Of course, I hadn't even tested yet. On the way home from the gym, we stop at King Soopers for groceries and I get 2 tests - just in case. I slammed a glass of water & tried to take one. I guess I hadn't allowed that water enough time because the test didn't really work. It looked negative though. Really. Negative.

We eat dinner, I make a fritatta (new breakfast of choice around here) and now I have to go again. Well, I didn't have to wait 3 minutes. It turned almost immediately. In fact, the vertical line for positive was darker than the control line. OK. Wow. I start to shake a little.

On the way downstairs, the random thoughts are out of control. Ironically, I just had a conversation with a friend on Friday (over Happy Hour) about how God's plans for children don't always make sense to us but are for the best. She told me about a friend of hers who got pregnant with the almost fool-proof IUD.
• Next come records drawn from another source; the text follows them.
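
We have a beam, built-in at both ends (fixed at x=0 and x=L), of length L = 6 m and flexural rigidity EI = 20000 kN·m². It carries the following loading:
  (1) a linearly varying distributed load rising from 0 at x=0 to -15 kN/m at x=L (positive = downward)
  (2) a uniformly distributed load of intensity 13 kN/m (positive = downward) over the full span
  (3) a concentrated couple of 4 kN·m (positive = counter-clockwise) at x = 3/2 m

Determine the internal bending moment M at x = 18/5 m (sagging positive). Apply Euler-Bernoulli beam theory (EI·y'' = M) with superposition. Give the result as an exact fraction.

M(18/5) = 109/20 kN·m

Load 1 — triangular load w₀=-15 kN/m (0→w₀ over full span):
  M_1 = 3w₀Lx/20 - w₀L²/30 - w₀x³/(6L) = 3·(-15)·6·(18/5)/20 - (-15)·6²/30 - (-15)·(18/5)³/(6·6) = -279/25 kN·m
Load 2 — uniform load w=13 kN/m over full span:
  M_2 = wLx/2 - wL²/12 - wx²/2 = 13·6·(18/5)/2 - 13·6²/12 - 13·(18/5)²/2 = 429/25 kN·m
Load 3 — applied couple M₀=4 kN·m at a=3/2 m (b=L-a=9/2):
  M_3 = R_Ax - M_A - M₀  [x>a] with R_A=3/4, M_A=-3/4 = (3/4)·(18/5) - (-3/4) - 4 = -11/20 kN·m
Superposition: M = Σ M_i = 109/20 kN·m ≈ 5.450000 kN·m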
The man was sitting at the kitchen table, doing some kind of engineering-geek problems. Fluid Mechanics, I think. I grabbed the camera to take sneaky photos but never ended up doing it. I plopped the test down in front of him and he stared. And stared. (Ever notice how those moments seem to go on forever?)

I'm trying to remember what exactly he said, and I'll put it here if I do. It was mostly just a shocked response though. And more staring.

I think he finally asked, "What does this mean?" My response, "Well, I'm pregnant. Happy Father's Day - you're going to be a daddy."

We decided to keep this under wraps until we both adjust to the information, see a doctor, and get further along in the pregnancy. There is a slightly higher risk of miscarriage when the IUD is removed too. It has to be removed, or that risk goes up to 50% later in pregnancy.

He had to call his brother, Will, because he was, "freaking the shit out" and I said good, because I needed to talk to my BFF, Rebecca. Later we discussed changes to our plans--- not going to Hawaii this fall, getting our house ready, etc. Lots to do.

Sleep did not come easy last night. Of course, we're planning a new course so that's not surprising.